Elanos Haliat's plan of attack was leaked to the Alliance almost as soon as it had been finalised. At first, the DID believed their agents had been compromised. The scale of the proposed attack amounted to the first blow of total war, a conflict that the Hegemony could not possibly win. However, when message interceptions and reports of troop movements came in, the reality of the situation could no longer be ignored. The news was reported directly to the Consuls to avoid notifying the batarians that their plan had been discovered. We are told that the leaders of humanity received the news with calm resolve. The war that Taro had been waiting for was about to arrive.

Alliance High Command put forth a plan for a pre-emptive strike on the batarian staging areas, with the Navy entering the systems in question from multiple relays and then going on the attack. Consul Taro strongly opposed the idea. She believed the batarians would simply retreat through the relays to their more heavily defended core regions, and the war would devolve into one of attrition. Furthermore, it would fail to inflict the sorts of losses that would scare off the Citadel from intervening. Nothing short of a comprehensive defeat of all forces committed to the attack would accomplish Taro's political and military goals. If she was going to establish humanity's place at the top table of galactic politics, not to mention win the approaching 2177 general election, she would need just that.

The Consul ordered that a new plan be drawn up to trap the batarian and pirate forces. The operation that Alliance High Command came up with was perhaps even more ambitious than the one the batarians planned to put in motion.

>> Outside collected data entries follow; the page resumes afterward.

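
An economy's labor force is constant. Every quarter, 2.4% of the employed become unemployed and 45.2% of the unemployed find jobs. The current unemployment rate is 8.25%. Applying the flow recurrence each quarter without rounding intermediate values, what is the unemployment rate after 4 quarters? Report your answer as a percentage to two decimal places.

With a fixed labor force, u_{t+1} = u_t + s·(1−u_t) − f·u_t = u_t·(1−s−f) + s.
Here 1−s−f = 0.524 and s = 0.024.
u_1 = 0.082500 × 0.524 + 0.024 = 0.067230.
u_2 = 0.067230 × 0.524 + 0.024 = 0.059229.
u_3 = 0.059229 × 0.524 + 0.024 = 0.055036.
u_4 = 0.055036 × 0.524 + 0.024 = 0.052839.

Unemployment rate after four quarters ≈ 5.28%.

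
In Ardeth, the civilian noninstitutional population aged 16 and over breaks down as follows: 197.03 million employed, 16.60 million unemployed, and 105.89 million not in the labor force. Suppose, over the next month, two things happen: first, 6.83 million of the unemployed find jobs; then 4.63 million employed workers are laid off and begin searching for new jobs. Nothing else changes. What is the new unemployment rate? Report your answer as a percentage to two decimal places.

Initially, labor force = 197.03 + 16.60 = 213.63 million, so u = 16.60/213.63 = 7.77%.
After the first change, unemployed falls and employed rises by 6.83; labor force unchanged → E = 203.86, U = 9.77, labor force = 213.63 million.
After the second change, employed falls and unemployed rises by 4.63; labor force unchanged → E = 199.23, U = 14.40, labor force = 213.63 million.
New unemployment rate = 14.40 / 213.63 = 6.74%.

New unemployment rate ≈ 6.74%.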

Firstly, the batarians would be encouraged to believe their plan was going almost perfectly. The combined Terminus-Hegemony fleet would be allowed to enter the Vetus System entirely unopposed in space. To prevent their use by the enemy, the fuel depots orbiting Joppa would be sabotaged along with those in neighbouring star systems. Furthermore, the full measure of enemy ground forces were to be allowed to land on Elysium itself. In effect, the plan called for giving the batarians the illusion that they were pulling off a spectacular coup, while positioning as many of their available forces as possible right into the jaws of a huge strategic ambush. The plan would rely on the defenders of Elysium holding out long enough for the Alliance to spring the trap, but there was high confidence that the batarians would land as many troops as quickly as they could. It was calculated that the defences would only need to hold out for twenty four hours before reinforcements could arrive. To assure that they would hold, a front line Alliance Army task force would be sent to defend the planet, disguised as a regular transfer in the garrison rotation.

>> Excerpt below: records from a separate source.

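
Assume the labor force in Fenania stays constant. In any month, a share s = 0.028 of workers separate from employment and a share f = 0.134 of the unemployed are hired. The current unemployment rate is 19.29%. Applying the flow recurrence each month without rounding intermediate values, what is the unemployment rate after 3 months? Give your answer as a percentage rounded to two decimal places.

With a fixed labor force, u_{t+1} = u_t + s·(1−u_t) − f·u_t = u_t·(1−s−f) + s.
Here 1−s−f = 0.838 and s = 0.028.
u_1 = 0.192900 × 0.838 + 0.028 = 0.189650.
u_2 = 0.189650 × 0.838 + 0.028 = 0.186927.
u_3 = 0.186927 × 0.838 + 0.028 = 0.184645.

Unemployment rate after three months ≈ 18.46%.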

Once the batarians were committed, the counterattack would begin. Four Alliance fleets, fully half the available naval power of humanity, would be committed to the campaign. Three of these would attack directly from Alliance space, using relays that the batarians would be sure to guard. The fourth would skirt around the Verge through salarian-held space, and then break into the batarian rear via their own supply lines. The enemy fleets would be trapped in the Petra Nebula, and attacked continuously until they were destroyed. In addition to this, a single legion of the Alliance Army would be dropped by assault titan onto Elysium, which would then go on the offensive against all batarian and mercenary forces. Once the assault had been utterly crushed, the Alliance would begin offensive operations against the unprotected staging areas and would seize them as forward operating bases.